Those in financial services like to call mutual funds commodities, because there are more than 8,000. And many liken those who market them to shoe salesmen or door-to-door encyclopedia salesmen.
But nobody ever made $400,000 a year hawking shoes or encyclopedias. As mutual fund companies trip over each other to reach the growing numbers of independent financial advisers, they are driving up their sales staffs' pay.
Commonly called wholesalers, people who sell mutual funds to advisers are seeing their salaries jump 15% to 20% over last year, with top talent commanding $300,000 to $400,000, say headhunters and mutual fund sales executives. Greenhorns tend to rake in $100,000, give or take a few pennies. At least one firm, Phoenix Investment Partners of Hartford, even offers equity to keep top talent seen as vulnerable to the increased raiding in the industry.
"It's getting kind of crazy," says John F. Sharry, executive vice president overseeing marketing at Phoenix.
All this at a time when financial advisers have been griping that the industry uses distribution costs as one excuse for what many believe are excessively high expenses. But lots of reasons are driving up the costs, says Joel C. Millonzi, senior managing director at Johnson Smith & Knisely, an executive recruiting firm in New York.

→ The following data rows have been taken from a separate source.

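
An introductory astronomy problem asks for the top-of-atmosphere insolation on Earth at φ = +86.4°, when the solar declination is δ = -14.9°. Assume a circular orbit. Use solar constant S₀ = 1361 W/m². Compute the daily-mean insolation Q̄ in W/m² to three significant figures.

Q̄ ≈ 0.00 W/m²

cos H₀ = −tan(+86.4°) tan(-14.900°) = 4.2292 ≥ 1 ⇒ polar night, H₀ = 0 and Q̄ = 0.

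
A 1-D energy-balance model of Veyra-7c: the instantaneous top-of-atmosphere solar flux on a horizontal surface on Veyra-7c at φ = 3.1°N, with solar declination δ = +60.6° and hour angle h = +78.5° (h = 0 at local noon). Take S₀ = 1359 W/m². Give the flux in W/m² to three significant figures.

197 W/m²

cos θ_z = sin φ sin δ + cos φ cos δ cos h = 0.047114 + 0.097727 = 0.144841.
Flux = S₀ · cos θ_z = 1359 × 0.144841 = 196.8 W/m².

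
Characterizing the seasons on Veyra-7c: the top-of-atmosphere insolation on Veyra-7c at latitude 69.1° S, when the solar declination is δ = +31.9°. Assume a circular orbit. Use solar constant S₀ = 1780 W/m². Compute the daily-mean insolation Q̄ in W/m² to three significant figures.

Q̄ ≈ 0.00 W/m²

cos H₀ = −tan(-69.1°) tan(+31.900°) = 1.6300 ≥ 1 ⇒ polar night, H₀ = 0 and Q̄ = 0.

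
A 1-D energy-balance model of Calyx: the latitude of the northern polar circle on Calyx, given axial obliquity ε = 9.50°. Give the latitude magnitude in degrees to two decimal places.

80.50°

The polar circle is the lowest latitude that experiences at least one full rotation of continuous daylight at the northern-summer solstice; it lies at |φ| = 90° − ε = 90° − 9.50° = 80.50°.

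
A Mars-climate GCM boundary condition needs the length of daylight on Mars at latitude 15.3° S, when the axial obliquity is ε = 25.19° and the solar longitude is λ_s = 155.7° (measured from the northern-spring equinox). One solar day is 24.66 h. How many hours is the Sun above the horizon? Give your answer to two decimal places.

11.95 h

Solar declination: sin δ = sin ε · sin λ_s = sin 25.19° × sin 155.7° = 0.17515, so δ = +10.087°.
cos H₀ = −tan φ · tan δ = −tan(-15.3°) × tan(+10.087°) = 0.0487, so H₀ = 1.5221 rad = 87.21°.
Daylight = 2H₀/(2π) × 24.66 h = (1.5221/π) × 24.66 = 11.95 h.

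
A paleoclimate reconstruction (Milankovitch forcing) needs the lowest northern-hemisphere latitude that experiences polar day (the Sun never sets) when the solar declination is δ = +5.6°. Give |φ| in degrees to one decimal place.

|φ| = 84.4°

Polar day requires cos H₀ = −tan φ tan δ ≤ −1, i.e. tan φ tan δ ≥ 1.
The boundary is |tan φ| · |tan δ| = 1, so |φ| = 90° − |δ| = 90° − 5.6° = 84.4° in the northern hemisphere.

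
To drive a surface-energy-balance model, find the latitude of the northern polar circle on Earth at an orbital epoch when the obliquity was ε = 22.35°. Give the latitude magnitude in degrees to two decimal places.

The polar circle is the lowest latitude that experiences at least one full rotation of continuous daylight at the northern-summer solstice; it lies at |ϕ| = 90° − ε = 90° − 22.35° = 67.65°.

67.65°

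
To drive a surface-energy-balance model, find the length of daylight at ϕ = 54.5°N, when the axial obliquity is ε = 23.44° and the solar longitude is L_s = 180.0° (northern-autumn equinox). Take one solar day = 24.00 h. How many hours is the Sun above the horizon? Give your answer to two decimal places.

Solar declination: sin δ = sin ε · sin L_s = sin 23.44° × sin 180.0° = 0.00000, so δ = +0.000°.
cos h₀ = −tan ϕ · tan δ = −tan(+54.5°) × tan(+0.000°) = -0.0000, so h₀ = 1.5708 rad = 90.00°.
Daylight = 2h₀/(2π) × 24.00 h = (1.5708/π) × 24.00 = 12.00 h.

12.00 h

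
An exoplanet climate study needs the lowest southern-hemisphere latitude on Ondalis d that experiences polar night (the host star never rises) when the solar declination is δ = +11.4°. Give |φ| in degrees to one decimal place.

|φ| = 78.6°

Polar night requires cos H₀ = −tan φ tan δ ≥ 1, i.e. tan φ tan δ ≤ −1.
The boundary is |tan φ| · |tan δ| = 1, so |φ| = 90° − |δ| = 90° − 11.4° = 78.6° in the southern hemisphere.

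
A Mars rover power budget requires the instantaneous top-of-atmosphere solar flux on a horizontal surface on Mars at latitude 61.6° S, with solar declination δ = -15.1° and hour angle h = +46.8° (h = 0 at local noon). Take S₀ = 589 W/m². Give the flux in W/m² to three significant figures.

320 W/m²

cos θ_z = sin φ sin δ + cos φ cos δ cos h = 0.229152 + 0.314346 = 0.543498.
Flux = S₀ · cos θ_z = 589 × 0.543498 = 320.1 W/m².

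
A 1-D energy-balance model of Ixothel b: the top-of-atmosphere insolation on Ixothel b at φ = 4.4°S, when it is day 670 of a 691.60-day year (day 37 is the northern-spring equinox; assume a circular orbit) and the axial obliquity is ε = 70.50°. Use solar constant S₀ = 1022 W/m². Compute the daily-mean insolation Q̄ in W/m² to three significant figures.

Q̄ ≈ 304 W/m²

Solar longitude: λ_s = 360° × (670 − 37)/691.60 = 329.497°.
sin δ = sin 70.50° × sin 329.497° = -0.47847, so δ = -28.586°.
cos H₀ = −tan(-4.4°) tan(-28.586°) = -0.0419, H₀ = 1.6127 rad.
Bracket: H₀ sin φ sin δ + cos φ cos δ sin H₀ = 1.6127×-0.07672×-0.47847 + 0.99705×0.87810×0.99912 = 0.059199 + 0.874739 = 0.933938.
Q̄ = (S₀/π) × [bracket] = (1022/π) × 0.933938 = 303.8 W/m².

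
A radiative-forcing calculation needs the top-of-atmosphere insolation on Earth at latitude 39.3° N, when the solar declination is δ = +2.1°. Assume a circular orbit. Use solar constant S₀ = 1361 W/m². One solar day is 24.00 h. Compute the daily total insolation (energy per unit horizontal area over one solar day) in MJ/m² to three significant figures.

30.3 MJ/m²

cos H₀ = −tan(+39.3°) tan(+2.100°) = -0.0300, H₀ = 1.6008 rad.
Bracket: H₀ sin φ sin δ + cos φ cos δ sin H₀ = 1.6008×0.63338×0.03664 + 0.77384×0.99933×0.99955 = 0.037150 + 0.772974 = 0.810124.
Q̄ = (S₀/π) × [bracket] = (1361/π) × 0.810124 = 350.96 W/m².
Daily total = Q̄ × 24.00 h × 3600 s/h = 350.96 × 24.00 × 3600 / 10⁶ = 30.32 MJ/m².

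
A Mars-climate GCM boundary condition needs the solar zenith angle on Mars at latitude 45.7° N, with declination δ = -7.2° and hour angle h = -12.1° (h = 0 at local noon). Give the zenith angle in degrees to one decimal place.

θ_z = 54.0°

cos θ_z = sin φ sin δ + cos φ cos δ cos h = -0.089700 + 0.677514 = 0.587814.
θ_z = arccos(0.587814) = 54.0°.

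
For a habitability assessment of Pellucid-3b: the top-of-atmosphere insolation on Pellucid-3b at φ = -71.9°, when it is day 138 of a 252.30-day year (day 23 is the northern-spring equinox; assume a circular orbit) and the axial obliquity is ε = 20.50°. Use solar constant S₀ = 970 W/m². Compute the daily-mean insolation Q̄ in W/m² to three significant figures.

Solar longitude: λ_s = 360° × (138 − 23)/252.30 = 164.090°.
sin δ = sin 20.50° × sin 164.090° = 0.09600, so δ = +5.509°.
cos H₀ = −tan(-71.9°) tan(+5.509°) = 0.2951, H₀ = 1.2713 rad.
Bracket: H₀ sin φ sin δ + cos φ cos δ sin H₀ = 1.2713×-0.95052×0.09600 + 0.31068×0.99538×0.95547 = -0.116006 + 0.295474 = 0.179468.
Q̄ = (S₀/π) × [bracket] = (970/π) × 0.179468 = 55.41 W/m².

Q̄ ≈ 55.4 W/m²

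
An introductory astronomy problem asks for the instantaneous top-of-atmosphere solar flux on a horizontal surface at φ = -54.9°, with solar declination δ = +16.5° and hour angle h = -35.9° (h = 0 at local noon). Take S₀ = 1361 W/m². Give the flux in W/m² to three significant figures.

cos θ_z = sin φ sin δ + cos φ cos δ cos h = -0.232367 + 0.446597 = 0.214230.
Flux = S₀ · cos θ_z = 1361 × 0.214230 = 291.6 W/m².

292 W/m²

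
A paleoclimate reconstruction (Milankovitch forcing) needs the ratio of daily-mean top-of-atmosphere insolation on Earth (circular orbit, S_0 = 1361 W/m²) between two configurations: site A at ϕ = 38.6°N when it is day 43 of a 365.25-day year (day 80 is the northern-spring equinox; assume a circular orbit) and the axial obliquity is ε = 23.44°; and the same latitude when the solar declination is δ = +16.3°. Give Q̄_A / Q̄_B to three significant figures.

— Configuration A (ϕ=+38.6°):
Solar longitude: L_s = 360° × (43 − 80)/365.25 = -36.468°, i.e. -36.468° + 360° = 323.532°.
sin δ = sin 23.44° × sin 323.532° = -0.23644, so δ = -13.676°.
cos h₀ = −tan(+38.6°) tan(-13.676°) = 0.1943, h₀ = 1.3753 rad.
Bracket: h₀ sin ϕ sin δ + cos ϕ cos δ sin h₀ = 1.3753×0.62388×-0.23644 + 0.78152×0.97165×0.98095 = -0.202871 + 0.744898 = 0.542027.
Q̄ = (S_0/π) × [bracket] = (1361/π) × 0.542027 = 234.82 W/m².
— Configuration B (ϕ=+38.6°):
cos h₀ = −tan(+38.6°) tan(+16.300°) = -0.2334, h₀ = 1.8064 rad.
Bracket: h₀ sin ϕ sin δ + cos ϕ cos δ sin h₀ = 1.8064×0.62388×0.28067 + 0.78152×0.95981×0.97237 = 0.316309 + 0.729385 = 1.045694.
Q̄ = (S_0/π) × [bracket] = (1361/π) × 1.045694 = 453.02 W/m².
Ratio Q̄_A / Q̄_B = 234.82 / 453.02 = 0.5183.

Q̄_A / Q̄_B ≈ 0.518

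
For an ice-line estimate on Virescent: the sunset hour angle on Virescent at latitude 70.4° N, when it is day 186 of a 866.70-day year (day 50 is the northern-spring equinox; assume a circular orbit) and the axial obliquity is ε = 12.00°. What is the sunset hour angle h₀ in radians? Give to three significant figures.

h₀ = 2.09 rad

Solar longitude: L_s = 360° × (186 − 50)/866.70 = 56.490°.
sin δ = sin 12.00° × sin 56.490° = 0.17335, so δ = +9.983°.
cos h₀ = −tan ϕ · tan δ = −tan(+70.4°) × tan(+9.983°) = -0.4943, so h₀ = 2.0879 rad = 119.63°.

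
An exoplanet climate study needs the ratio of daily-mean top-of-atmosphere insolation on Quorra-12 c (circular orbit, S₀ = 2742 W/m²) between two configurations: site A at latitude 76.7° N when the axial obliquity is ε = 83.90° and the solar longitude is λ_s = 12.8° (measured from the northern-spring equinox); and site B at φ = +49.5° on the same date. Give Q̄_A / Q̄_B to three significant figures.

— Configuration A (φ=+76.7°):
Solar declination: sin δ = sin ε · sin λ_s = sin 83.90° × sin 12.8° = 0.22029, so δ = +12.726°.
cos H₀ = −tan(+76.7°) tan(+12.726°) = -0.9554, H₀ = 2.8417 rad.
Bracket: H₀ sin φ sin δ + cos φ cos δ sin H₀ = 2.8417×0.97318×0.22029 + 0.23005×0.97543×0.29538 = 0.609209 + 0.066283 = 0.675492.
Q̄ = (S₀/π) × [bracket] = (2742/π) × 0.675492 = 589.57 W/m².
— Configuration B (φ=+49.5°):
cos H₀ = −tan(+49.5°) tan(+12.726°) = -0.2644, H₀ = 1.8384 rad.
Bracket: H₀ sin φ sin δ + cos φ cos δ sin H₀ = 1.8384×0.76041×0.22029 + 0.64945×0.97543×0.96441 = 0.307952 + 0.610947 = 0.918899.
Q̄ = (S₀/π) × [bracket] = (2742/π) × 0.918899 = 802.02 W/m².
Ratio Q̄_A / Q̄_B = 589.57 / 802.02 = 0.7351.

Q̄_A / Q̄_B ≈ 0.735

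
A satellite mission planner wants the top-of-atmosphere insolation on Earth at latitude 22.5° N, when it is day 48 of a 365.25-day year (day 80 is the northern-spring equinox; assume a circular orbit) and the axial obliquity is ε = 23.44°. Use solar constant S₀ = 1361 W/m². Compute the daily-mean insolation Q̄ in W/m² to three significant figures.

Q̄ ≈ 339 W/m²

Solar longitude: λ_s = 360° × (48 − 80)/365.25 = -31.540°, i.e. -31.540° + 360° = 328.460°.
sin δ = sin 23.44° × sin 328.460° = -0.20808, so δ = -12.010°.
cos H₀ = −tan(+22.5°) tan(-12.010°) = 0.0881, H₀ = 1.4826 rad.
Bracket: H₀ sin φ sin δ + cos φ cos δ sin H₀ = 1.4826×0.38268×-0.20808 + 0.92388×0.97811×0.99611 = -0.118057 + 0.900141 = 0.782084.
Q̄ = (S₀/π) × [bracket] = (1361/π) × 0.782084 = 338.8 W/m².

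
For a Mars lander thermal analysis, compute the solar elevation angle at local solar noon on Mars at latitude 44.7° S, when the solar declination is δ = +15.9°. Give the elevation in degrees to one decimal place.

29.4°

At local noon the hour angle is zero, so the zenith angle equals |φ − δ| = |-44.7° − (+15.900°)| = 60.600°.
Elevation = 90° − 60.600° = 29.4°.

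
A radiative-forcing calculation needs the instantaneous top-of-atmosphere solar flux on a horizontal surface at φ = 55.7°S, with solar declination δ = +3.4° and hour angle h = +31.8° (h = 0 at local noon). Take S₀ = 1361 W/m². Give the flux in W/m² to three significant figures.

cos θ_z = sin φ sin δ + cos φ cos δ cos h = -0.048993 + 0.478094 = 0.429101.
Flux = S₀ · cos θ_z = 1361 × 0.429101 = 584.0 W/m².

584 W/m²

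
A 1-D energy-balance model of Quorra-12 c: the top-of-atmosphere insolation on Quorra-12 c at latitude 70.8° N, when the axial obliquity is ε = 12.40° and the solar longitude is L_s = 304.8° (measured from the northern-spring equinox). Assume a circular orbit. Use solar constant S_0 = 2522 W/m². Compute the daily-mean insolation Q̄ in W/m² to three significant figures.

Solar declination: sin δ = sin ε · sin L_s = sin 12.40° × sin 304.8° = -0.17633, so δ = -10.156°.
cos h₀ = −tan(+70.8°) tan(-10.156°) = 0.5144, h₀ = 1.0305 rad.
Bracket: h₀ sin ϕ sin δ + cos ϕ cos δ sin h₀ = 1.0305×0.94438×-0.17633 + 0.32887×0.98433×0.85754 = -0.171601 + 0.277600 = 0.105999.
Q̄ = (S_0/π) × [bracket] = (2522/π) × 0.105999 = 85.09 W/m².

Q̄ ≈ 85.1 W/m²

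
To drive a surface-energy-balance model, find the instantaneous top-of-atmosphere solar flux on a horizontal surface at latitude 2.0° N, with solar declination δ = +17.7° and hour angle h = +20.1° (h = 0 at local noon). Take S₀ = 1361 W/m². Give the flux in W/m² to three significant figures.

1.23e+03 W/m²

cos θ_z = sin φ sin δ + cos φ cos δ cos h = 0.010611 + 0.894094 = 0.904705.
Flux = S₀ · cos θ_z = 1361 × 0.904705 = 1231 W/m².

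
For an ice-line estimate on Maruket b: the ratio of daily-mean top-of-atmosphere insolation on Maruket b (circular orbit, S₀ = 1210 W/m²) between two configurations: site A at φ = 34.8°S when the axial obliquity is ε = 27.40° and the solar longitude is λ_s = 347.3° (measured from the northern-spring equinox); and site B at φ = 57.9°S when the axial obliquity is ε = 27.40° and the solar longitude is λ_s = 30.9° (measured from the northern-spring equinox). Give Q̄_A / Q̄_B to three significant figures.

— Configuration A (φ=-34.8°):
Solar declination: sin δ = sin ε · sin λ_s = sin 27.40° × sin 347.3° = -0.10117, so δ = -5.807°.
cos H₀ = −tan(-34.8°) tan(-5.807°) = -0.0707, H₀ = 1.6415 rad.
Bracket: H₀ sin φ sin δ + cos φ cos δ sin H₀ = 1.6415×-0.57071×-0.10117 + 0.82115×0.99487×0.99750 = 0.094778 + 0.814895 = 0.909673.
Q̄ = (S₀/π) × [bracket] = (1210/π) × 0.909673 = 350.37 W/m².
— Configuration B (φ=-57.9°):
Solar declination: sin δ = sin ε · sin λ_s = sin 27.40° × sin 30.9° = 0.23633, so δ = +13.670°.
cos H₀ = −tan(-57.9°) tan(+13.670°) = 0.3877, H₀ = 1.1726 rad.
Bracket: H₀ sin φ sin δ + cos φ cos δ sin H₀ = 1.1726×-0.84712×0.23633 + 0.53140×0.97167×0.92177 = -0.234754 + 0.475952 = 0.241198.
Q̄ = (S₀/π) × [bracket] = (1210/π) × 0.241198 = 92.899 W/m².
Ratio Q̄_A / Q̄_B = 350.37 / 92.899 = 3.772.

Q̄_A / Q̄_B ≈ 3.77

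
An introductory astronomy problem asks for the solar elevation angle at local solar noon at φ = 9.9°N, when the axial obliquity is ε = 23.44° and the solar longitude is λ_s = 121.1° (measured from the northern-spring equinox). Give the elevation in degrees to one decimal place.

Solar declination: sin δ = sin ε · sin λ_s = sin 23.44° × sin 121.1° = 0.34061, so δ = +19.914°.
At local noon the hour angle is zero, so the zenith angle equals |φ − δ| = |+9.9° − (+19.914°)| = 10.014°.
Elevation = 90° − 10.014° = 80.0°.

80.0°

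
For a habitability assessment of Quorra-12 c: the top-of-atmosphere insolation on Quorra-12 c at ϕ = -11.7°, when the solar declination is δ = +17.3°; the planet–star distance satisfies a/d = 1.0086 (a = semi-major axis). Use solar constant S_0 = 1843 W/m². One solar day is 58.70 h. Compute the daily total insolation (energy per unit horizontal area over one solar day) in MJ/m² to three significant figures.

106 MJ/m²

cos h₀ = −tan(-11.7°) tan(+17.300°) = 0.0645, h₀ = 1.5063 rad.
Bracket: h₀ sin ϕ sin δ + cos ϕ cos δ sin h₀ = 1.5063×-0.20279×0.29737 + 0.97922×0.95476×0.99792 = -0.090835 + 0.932975 = 0.842140.
Inverse-square distance factor (a/d)² = 1.0086² = 1.017274.
Q̄ = (S_0/π) × 1.017274 × [bracket] = (1843/π) × 1.017274 × 0.842140 = 502.57 W/m².
Daily total = Q̄ × 58.70 h × 3600 s/h = 502.57 × 58.70 × 3600 / 10⁶ = 106.2 MJ/m².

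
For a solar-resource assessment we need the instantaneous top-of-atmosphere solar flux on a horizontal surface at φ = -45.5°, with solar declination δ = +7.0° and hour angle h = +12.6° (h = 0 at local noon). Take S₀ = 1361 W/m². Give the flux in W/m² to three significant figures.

806 W/m²

cos θ_z = sin φ sin δ + cos φ cos δ cos h = -0.086923 + 0.678930 = 0.592007.
Flux = S₀ · cos θ_z = 1361 × 0.592007 = 805.7 W/m².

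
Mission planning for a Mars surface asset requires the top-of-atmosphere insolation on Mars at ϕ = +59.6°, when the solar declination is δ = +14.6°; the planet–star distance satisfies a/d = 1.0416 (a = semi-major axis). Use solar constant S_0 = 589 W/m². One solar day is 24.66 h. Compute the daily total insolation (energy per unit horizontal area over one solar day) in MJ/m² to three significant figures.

15.9 MJ/m²

cos h₀ = −tan(+59.6°) tan(+14.600°) = -0.4440, h₀ = 2.0308 rad.
Bracket: h₀ sin ϕ sin δ + cos ϕ cos δ sin h₀ = 2.0308×0.86251×0.25207 + 0.50603×0.96771×0.89604 = 0.441522 + 0.438782 = 0.880304.
Inverse-square distance factor (a/d)² = 1.0416² = 1.084931.
Q̄ = (S_0/π) × 1.084931 × [bracket] = (589/π) × 1.084931 × 0.880304 = 179.06 W/m².
Daily total = Q̄ × 24.66 h × 3600 s/h = 179.06 × 24.66 × 3600 / 10⁶ = 15.90 MJ/m².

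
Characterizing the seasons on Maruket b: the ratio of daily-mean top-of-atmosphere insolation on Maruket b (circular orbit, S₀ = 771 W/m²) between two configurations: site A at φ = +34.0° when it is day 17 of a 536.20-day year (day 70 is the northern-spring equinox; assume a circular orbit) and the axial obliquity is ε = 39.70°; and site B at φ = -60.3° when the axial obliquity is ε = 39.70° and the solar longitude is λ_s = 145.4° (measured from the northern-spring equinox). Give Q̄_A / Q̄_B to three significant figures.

Q̄_A / Q̄_B ≈ 5.95

— Configuration A (φ=+34.0°):
Solar longitude: λ_s = 360° × (17 − 70)/536.20 = -35.584°, i.e. -35.584° + 360° = 324.416°.
sin δ = sin 39.70° × sin 324.416° = -0.37169, so δ = -21.820°.
cos H₀ = −tan(+34.0°) tan(-21.820°) = 0.2701, H₀ = 1.2973 rad.
Bracket: H₀ sin φ sin δ + cos φ cos δ sin H₀ = 1.2973×0.55919×-0.37169 + 0.82904×0.92836×0.96284 = -0.269638 + 0.741047 = 0.471409.
Q̄ = (S₀/π) × [bracket] = (771/π) × 0.471409 = 115.69 W/m².
— Configuration B (φ=-60.3°):
Solar declination: sin δ = sin ε · sin λ_s = sin 39.70° × sin 145.4° = 0.36272, so δ = +21.267°.
cos H₀ = −tan(-60.3°) tan(+21.267°) = 0.6824, H₀ = 0.8198 rad.
Bracket: H₀ sin φ sin δ + cos φ cos δ sin H₀ = 0.8198×-0.86863×0.36272 + 0.49546×0.93190×0.73099 = -0.258294 + 0.337512 = 0.079218.
Q̄ = (S₀/π) × [bracket] = (771/π) × 0.079218 = 19.441 W/m².
Ratio Q̄_A / Q̄_B = 115.69 / 19.441 = 5.951.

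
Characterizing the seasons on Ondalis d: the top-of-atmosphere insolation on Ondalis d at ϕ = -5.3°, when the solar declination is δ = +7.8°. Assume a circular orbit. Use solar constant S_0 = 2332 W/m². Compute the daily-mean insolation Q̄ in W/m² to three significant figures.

cos h₀ = −tan(-5.3°) tan(+7.800°) = 0.0127, h₀ = 1.5581 rad.
Bracket: h₀ sin ϕ sin δ + cos ϕ cos δ sin h₀ = 1.5581×-0.09237×0.13572 + 0.99572×0.99075×0.99992 = -0.019533 + 0.986431 = 0.966898.
Q̄ = (S_0/π) × [bracket] = (2332/π) × 0.966898 = 717.7 W/m².

Q̄ ≈ 718 W/m²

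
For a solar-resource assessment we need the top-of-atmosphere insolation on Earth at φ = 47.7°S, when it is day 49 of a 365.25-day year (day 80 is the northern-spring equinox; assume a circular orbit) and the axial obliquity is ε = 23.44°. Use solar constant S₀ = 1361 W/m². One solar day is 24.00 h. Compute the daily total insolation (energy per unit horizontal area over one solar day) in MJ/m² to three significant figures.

34.1 MJ/m²

Solar longitude: λ_s = 360° × (49 − 80)/365.25 = -30.554°, i.e. -30.554° + 360° = 329.446°.
sin δ = sin 23.44° × sin 329.446° = -0.20222, so δ = -11.667°.
cos H₀ = −tan(-47.7°) tan(-11.667°) = -0.2269, H₀ = 1.7997 rad.
Bracket: H₀ sin φ sin δ + cos φ cos δ sin H₀ = 1.7997×-0.73963×-0.20222 + 0.67301×0.97934×0.97391 = 0.269177 + 0.641910 = 0.911087.
Q̄ = (S₀/π) × [bracket] = (1361/π) × 0.911087 = 394.70 W/m².
Daily total = Q̄ × 24.00 h × 3600 s/h = 394.70 × 24.00 × 3600 / 10⁶ = 34.10 MJ/m².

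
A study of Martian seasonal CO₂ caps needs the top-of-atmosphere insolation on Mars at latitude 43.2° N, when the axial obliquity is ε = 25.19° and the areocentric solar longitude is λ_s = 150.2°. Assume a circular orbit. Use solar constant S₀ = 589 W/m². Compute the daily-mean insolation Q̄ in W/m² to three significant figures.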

The chief one, as writer Flannery O'Connor might have put it, is that a good salesman is hard to find. And, as Mr. Millonzi notes, many more mutual fund companies are looking as they want to reach the growing numbers of financial advisers.
Goldman Sachs Asset Management and Prudential Investments, the asset management arm of Prudential Insurance Co. of America, are among the latest to start divisions to go after independent financial adviser business. Furthermore, no-load mutual funds, which are increasingly winning acceptance in brokerage houses that provide fee-based advice, are relying on wholesalers to gain notice from brokers who once shunned them.
"There's no question the trend for wholesaler compensation has gone
up as mutual fund firms try to get shelf space," says Mr. Millonzi. "There are too many jobs chasing too few people."
Of course, for several years the stock market has been the wholesaler's best friend. Most get a base salary plus commissions, usually with a minimum level, or draw, guaranteed. But most earn far more than the draw, say wholesalers. The more the market goes up, the more funds their broker clients sell. And that means more money for them.
Mutual fund companies believe wholesaler salaries are the cost of doing business, and that expense ratios are not affected by their hiring. Spending $300,000 on a salesperson that brings in a few hundred million dollars is worth it, they say.
"I suppose I could pay a salary and (no commissions) and get someone mediocre," says Bruce Bent, creator of the money market mutual fund and manager of the Reserve Fund in New York.
Wholesalers spend their lives attending conferences for financial advisers, taking advisers out to swank restaurants, criss-crossing the country to give presentations to advisory firms or to help an adviser give a seminar on investing to prospects.
"Most of these people leave their families on Monday morning and come back Thursday and Friday afternoon and work two weekends a month attending training meetings, seminars -- a lot of people don't like that kind of life," says Robert Leo, senior vice president, broker-dealer division, of Massachusetts Financial Services in Boston. "It's tough on a family. There aren't a deluge of really high-quality people. So obviously there's a premium for them."
One 40-year-old wholesaler says his job caused a divorce. "You're getting paid to stay away from home," says the man, who asked for anonymity. "I'd love to take my three-year-old to the park this afternoon, but I'm jumping on a plane."
lifestyle takes a toll
Furthermore, this wholesaler says the top fund firms are just as quick to take that compensation away when the market turns as they are to give it to you when they want to break into a new market. "I can remember a day when wholesalers were making $1 million to $1.5 million."
Also driving up the price is mutual fund firms' belief that advisers want more than mere peddlers of products. Prudential Investments, for instance, has started a division to help independent advisers market themselves to wealthy clients. Alliance Capital Management of New York helps advisers better understand their balance sheets. Phoenix offers similar programs.
Another concern advisers have is that the increasing salaries might cause turnover in the wholesalers they work with, denying them a familiar face at a fund firm they like.
Wholesaler turnover "is very disconcerting," says Tom Miltenberger head of mutual fund marketing at Edward D. Jones & Co. in St. Louis, "because we rely on them to carry the Jones philosophy to our brokers."